The heart of the old town features almost all must-see attractions in Novi Sad. The pedestrian zone consists of Zmaj Jovina, Pašićeva, Svetozara Miletića, Laze Telečkog, part of Dunavska streets, Katolička porta and Trg slobode squares. The Freedom Square (Trg slobode) has been the stage for most significant events, whether cultural or political. It is also the usual rendezvous point and the man place for feeding fat pigeons. The square is dominated by two buildings facing one another: City Hall built in 1895 (an exact copy of the City Hall in Graz) and the Name of Mary Roman Catholic Church known as the Cathedral, built in 1895 in the neo-gothic style. The square is encircled by the ‘lead soldier’ building from 1909 (dubbed so after the sculpture of an armoured soldier carrying a halberd, perched on the top of the building), Bank of Vojvodina building (erstwhile Grand Hotel Mayer) and the long two-floor building of Vojvodina Hotel from 1746 (the oldest hotel in town). A monument to Svetozar Miletić, Novi Sad mayor and a champion of political rights of the Serbs in the 19th century occupies the centre of the square.
From there, the pedestrian zone further stretches to Zmaj Jovina Street, the main promenade and the commercial centre of the town. The street is lined with numerous open-terrace cafés and pastry shops, favourite with those who love to sit back and idly watch the world go by. A monument to Jovan Jovanović Zmaj (Zmaj - Dragon), Serbian doctor and poet, loved for his nursery rhymes, is at the far end of the street. He is also known as the author of the first postcard in the world (sent from Vienna in 1870, featuring a dragon, what else). The street ends with the building of the Bishop’s Palace, which is the see of the Bačka Episcopacy of the Serbian Orthodox Church (built in 1901), with the Cathedral Church (Saborna) right behind. The corner of Zmaj Jovina and Dunavska streets is the location of the oldest preserved house in Novi Sad (1720) known as ‘At the White Lion’s’, which nowadays houses the Irish Pub.
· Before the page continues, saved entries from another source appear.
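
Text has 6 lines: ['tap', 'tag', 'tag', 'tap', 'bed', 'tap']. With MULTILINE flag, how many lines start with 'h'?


With MULTILINE flag, ^ matches the start of each line.
Lines: ['tap', 'tag', 'tag', 'tap', 'bed', 'tap']
Checking which lines start with 'h':
  Line 1: 'tap' -> no
  Line 2: 'tag' -> no
  Line 3: 'tag' -> no
  Line 4: 'tap' -> no
  Line 5: 'bed' -> no
  Line 6: 'tap' -> no
Matching lines: []
Count: 0

0


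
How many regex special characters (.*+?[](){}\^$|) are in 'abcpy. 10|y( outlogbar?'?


Regex special characters are: . * + ? [ ] ( ) { } \ ^ $ |
Scanning 'abcpy. 10|y( outlogbar?':
  pos 5: '.' -> SPECIAL
  pos 9: '|' -> SPECIAL
  pos 11: '(' -> SPECIAL
  pos 22: '?' -> SPECIAL
Special chars found: ['.', '|', '(', '?']
Total: 4

4


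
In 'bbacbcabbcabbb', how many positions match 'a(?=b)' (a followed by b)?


Lookahead 'a(?=b)' matches 'a' only when followed by 'b'.
String: 'bbacbcabbcabbb'
Checking each position where char is 'a':
  pos 2: 'a' -> no (next='c')
  pos 6: 'a' -> MATCH (next='b')
  pos 10: 'a' -> MATCH (next='b')
Matching positions: [6, 10]
Count: 2

2


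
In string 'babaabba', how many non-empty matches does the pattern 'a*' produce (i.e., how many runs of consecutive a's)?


Pattern 'a*' matches zero or more a's. We want non-empty runs of consecutive a's.
String: 'babaabba'
Walking through the string to find runs of a's:
  Run 1: positions 1-1 -> 'a'
  Run 2: positions 3-4 -> 'aa'
  Run 3: positions 7-7 -> 'a'
Non-empty runs found: ['a', 'aa', 'a']
Count: 3

3


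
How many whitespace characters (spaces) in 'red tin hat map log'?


\s matches whitespace characters (spaces, tabs, etc.).
Text: 'red tin hat map log'
This text has 5 words separated by spaces.
Number of spaces = number of words - 1 = 5 - 1 = 4

4


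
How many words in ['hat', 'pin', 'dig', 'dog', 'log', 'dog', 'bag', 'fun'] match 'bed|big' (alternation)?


Alternation 'bed|big' matches either 'bed' or 'big'.
Checking each word:
  'hat' -> no
  'pin' -> no
  'dig' -> no
  'dog' -> no
  'log' -> no
  'dog' -> no
  'bag' -> no
  'fun' -> no
Matches: []
Count: 0

0


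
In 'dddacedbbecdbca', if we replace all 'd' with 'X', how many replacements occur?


re.sub('d', 'X', text) replaces every occurrence of 'd' with 'X'.
Text: 'dddacedbbecdbca'
Scanning for 'd':
  pos 0: 'd' -> replacement #1
  pos 1: 'd' -> replacement #2
  pos 2: 'd' -> replacement #3
  pos 6: 'd' -> replacement #4
  pos 11: 'd' -> replacement #5
Total replacements: 5

5


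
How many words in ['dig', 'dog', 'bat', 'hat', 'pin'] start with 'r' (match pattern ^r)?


Pattern ^r anchors to start of word. Check which words begin with 'r':
  'dig' -> no
  'dog' -> no
  'bat' -> no
  'hat' -> no
  'pin' -> no
Matching words: []
Count: 0

0


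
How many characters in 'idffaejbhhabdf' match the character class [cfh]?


Character class [cfh] matches any of: {c, f, h}
Scanning string 'idffaejbhhabdf' character by character:
  pos 0: 'i' -> no
  pos 1: 'd' -> no
  pos 2: 'f' -> MATCH
  pos 3: 'f' -> MATCH
  pos 4: 'a' -> no
  pos 5: 'e' -> no
  pos 6: 'j' -> no
  pos 7: 'b' -> no
  pos 8: 'h' -> MATCH
  pos 9: 'h' -> MATCH
  pos 10: 'a' -> no
  pos 11: 'b' -> no
  pos 12: 'd' -> no
  pos 13: 'f' -> MATCH
Total matches: 5

5


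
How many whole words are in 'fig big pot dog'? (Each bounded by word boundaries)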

Dunavska street, also packed with shops and cafés, leads towards the Danube Park and the Danube river. At the beginning of the street, you can see one of the pockmarks on the town face - the cannon ball which remained buried in the building exterior walls (where it landed during the 1849 shelling of the town). A characteristic feature of these old streets are numerous passageways and courtyards concealing many restaurants, cafés and boutiques, so plunge in and enjoy. The latest town attraction is the small street of Laze Telečkog, full of cafés, bars and restaurants.